When asked about barriers to Trauma Informed Care, Probst replied: “I know in the court system people perceive trauma informed practices as letting people off the hook, and that’s something that law enforcement talks about. Well, compassion doesn’t mean that you’re letting somebody off the hook, you’re still holding them accountable, but you’re holding them accountable with compassion.”

Morgan said her mental health association that serves this region has “built discussion of trauma into all of the training that we do. We’ve trained 1,600 people in Fauquier and Rappahannock counties — that’s a big percentage of our population — and that’s teachers, that’s law enforcement, social services, parents, coaches, a whole range of folks . . . and we’re now reaching out to churches.”
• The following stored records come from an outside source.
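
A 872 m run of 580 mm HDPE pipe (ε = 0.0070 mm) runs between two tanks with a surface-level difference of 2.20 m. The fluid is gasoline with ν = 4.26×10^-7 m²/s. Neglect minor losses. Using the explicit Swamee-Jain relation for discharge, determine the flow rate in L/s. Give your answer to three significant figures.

Q ≈ 434 L/s

Swamee-Jain (Type II): Q = -0.965·√(gD⁵h_f/L)·ln[ε/(3.7D) + √(3.17ν²L/(gD³h_f))]
√(gD⁵h_f/L) = √(9.81·0.580⁵·2.20/872) = 0.04030
ε/(3.7D) = 3.26×10^-6; √(3.17ν²L/(gD³h_f)) = 1.09×10^-5
Q = -0.965·0.04030·ln(1.418×10^-5) = 0.4342 m³/s
Check: V = 1.64 m/s, Re = 2.24×10^6, f = 0.01066, h_f = 2.21 m ≈ 2.20 m ✓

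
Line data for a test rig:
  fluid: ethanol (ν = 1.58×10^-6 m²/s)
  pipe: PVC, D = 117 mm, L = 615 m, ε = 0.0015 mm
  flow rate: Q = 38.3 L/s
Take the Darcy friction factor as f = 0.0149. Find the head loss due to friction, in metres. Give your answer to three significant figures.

h_f ≈ 50.7 m

V = 4Q/(πD²) = 4·0.0383/(π·0.117²) = 3.562 m/s
h_f = f(L/D)V²/(2g) = 0.01490·(615/0.117)·3.562²/(2·9.81) = 50.66 m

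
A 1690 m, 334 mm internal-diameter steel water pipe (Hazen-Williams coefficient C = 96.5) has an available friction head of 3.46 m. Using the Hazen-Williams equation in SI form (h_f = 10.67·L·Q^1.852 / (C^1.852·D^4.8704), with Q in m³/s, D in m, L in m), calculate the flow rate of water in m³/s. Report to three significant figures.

Q ≈ 0.0531 m³/s

Rearranging: Q = [h_f·C^1.852·D^4.8704 / (10.67·L)]^(1/1.852)
Q = [3.46·96.5^1.852·0.334^4.8704 / (10.67·1690)]^0.540 = 0.05310 m³/s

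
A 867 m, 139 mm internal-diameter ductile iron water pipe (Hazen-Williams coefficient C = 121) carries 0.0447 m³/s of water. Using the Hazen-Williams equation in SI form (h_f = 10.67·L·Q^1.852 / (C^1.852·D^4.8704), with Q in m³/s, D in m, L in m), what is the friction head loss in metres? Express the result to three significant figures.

h_f = 10.67·867·0.0447^1.852 / (121^1.852·0.139^4.8704) = 60.69 m

h_f ≈ 60.7 m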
“Strengthening community partnerships,” Superintendent Grimsley described it, “I think this is a great step in that direction. Having these types of conversations. We saw this year quite a desperate campaign from the schools to say, ‘Hey, this is what’s going on here, I know we’re in Rappahannock County but we’re not untouched by these types of toxic levels of stress and our kids are experiencing things that we might not have thought they could in Rappahannock.

“We’re seeing it terms of the data, higher instances of these learning disabilities,” she said, adding that even some RCPS teachers have ACE scores of 5, with higher results for some students.

“What does that mean for some of our children who are really struggling with poverty or neglect or their parents are divorcing and we know that they have substance abuse or incarcerated parents?” Grimsley said, pointing out that “we have done quite a bit in the schools. We became the first school district in the state of Virginia, thanks to the partnership with Sallie Morgan, to become youth mental health first-aiders. All staff must have that training, so at least we know as staff members those red flags and how to get first aid you need to get to the bigger issues.”

And more changes are in the works, the superintendent disclosed.

“Next year you will see us working on our comprehensive plan,” said Grimsley, who signed an extended four-year contract with the school Tuesday night. “But it’s not going to mean anything if we don’t undergird it with social emotional supports that we’re talking about here. So you’re going to see our team working very hard on all the underpinnings throughout our comprehensive plan, creating a K-12 parallel curriculum how we’re explicitly handling [trauma] at every level and how that informs our discipline practices, our hiring practices, our improvement plan practices.”